Die 1522 Patienten waren im Mittel 54 Jahre alt und zum großen Teil Männer (1296 Patienten, 85 %). 1137 (74,7 %) Teilnehmer führten die akute Behandlungsphase zu Ende durch. Im Anschluss daran, also nach 12 Wochen, war etwa jeder 5. Patient in der Wechselgruppe in Remission (22,3 %, 114 Patienten). Etwas mehr Patienten waren jedoch in den Augmentationsgruppen frei von Depressionen nach den ersten 3 Monaten: nämlich 26,9 % (136 Patienten) mit Bupropion und 28,9 % (146 Patienten) mit Aripiprazol. Dabei war vor allem der Vorteil mit Aripiprazol gegenüber der Wechselgruppe statistisch deutlich, nicht aber im Vergleich zur Augmentation, also Behandlungsverstärkung mit Bupropion. Generell half also Aripiprazol fast jedem 4. Patienten zu Depressionsfreiheit, Bupropion dagegen immerhin jedem 5. Patienten. Machte die Behandlung auch einen Unterschied bei den Patienten, die nicht in Remission gingen? Insgesamt verbesserten sich die depressiven Symptome häufiger bei den Patienten, deren Behandlung mit Aripiprazol augmentiert wurde als mit den anderen Behandlungsstrategien: 74,3 % sprachen auf die Behandlung mit Aripiprazol an, aber nur 65,5 % mit Bupropion-Augmentierung und 62,4 % mit Bupropion allein (Wechselgruppe). Das heißt, etwas mehr als 7 von 10 Patienten litten mit dem Antipsychotikum Aripiprazol unter geringeren Depressionen als zuvor im Vergleich zur Behandlung mit Bupropion, welches immerhin aber auch mehr als 6 von 10 Patienten derart helfen konnte. Die Behandlungsunterschiede beeinflussten dabei allerdings in dieser Patientengruppe von größtenteils älteren Männern nicht die Häufigkeit der Rückfälle. Ängste, eine häufige Begleitproblematik bei Depressionen, waren stärker mit Aripiprazol-Augmentierung gelindert als mit den anderen Behandlungen. Noch knapp 17 % (84 Patienten) in der Aripiprazol-Gruppe litten im Anschluss an die Behandlung unter Ängsten – im Vergleich zu 24 % (124 Patienten) in der Bupropion-Wechselgruppe und knapp 23 % (114 Patienten) in der Bupropion-Augmentierungsgruppe.

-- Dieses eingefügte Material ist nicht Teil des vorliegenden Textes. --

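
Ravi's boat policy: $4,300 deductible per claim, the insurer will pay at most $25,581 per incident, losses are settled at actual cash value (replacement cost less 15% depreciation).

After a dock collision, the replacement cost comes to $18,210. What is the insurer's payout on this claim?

$11,178.50

Actual cash value after 15% depreciation: $18,210 × 85% = $15,478.50.
Subtract the deductible: $15,478.50 − $4,300 = $11,178.50.
$11,178.50 ≤ $25,581, so the limit doesn't bind; insurer pays $11,178.50.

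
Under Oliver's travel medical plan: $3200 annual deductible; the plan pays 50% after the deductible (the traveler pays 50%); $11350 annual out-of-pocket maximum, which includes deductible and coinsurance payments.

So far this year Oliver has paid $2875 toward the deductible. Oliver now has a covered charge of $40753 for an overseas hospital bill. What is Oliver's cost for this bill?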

Im Gegenzug litten die Teilnehmer, die Aripiprazol erhielten, häufiger unter unerwünschten Effekten und Nebenwirkungen wie beispielsweise Schläfrigkeit, Rastlosigkeit, Unruhe (Akathisie) und Gewichtszunahme.

Angst- und Depressionslinderung etwas besser mit Aripiprazol, dafür mehr Nebenwirkungen

In der hier untersuchten Patientengruppe – vorwiegend männlich, unipolar depressiv und mit mindestens einer erfolglosen Behandlung mit Antidepressiva – war demnach die Verstärkung der bestehenden Therapie, die Augmentation, mit Aripiprazol die wirksamste Behandlungsstrategie. Allerdings war der Vorteil dieser Strategie nur gering gegenüber den weiteren Behandlungsansätzen, der Augmentation mit Bupropion und dem Wechsel zu Bupropion als alleinigem Antidepressivum. Gleichzeitig leiden Patienten mit Antipsychotika allerdings auch stärker unter Nebenwirkungen als mit Bupropion – eine schlechtere Verträglichkeit steht also dem nur geringen Vorteil gegenüber. Die jeweils beste Behandlungsstrategie hängt damit vor allem von den individuellen Voraussetzungen, beispielsweise der Neigung zu Übergewicht oder Ängsten, ab.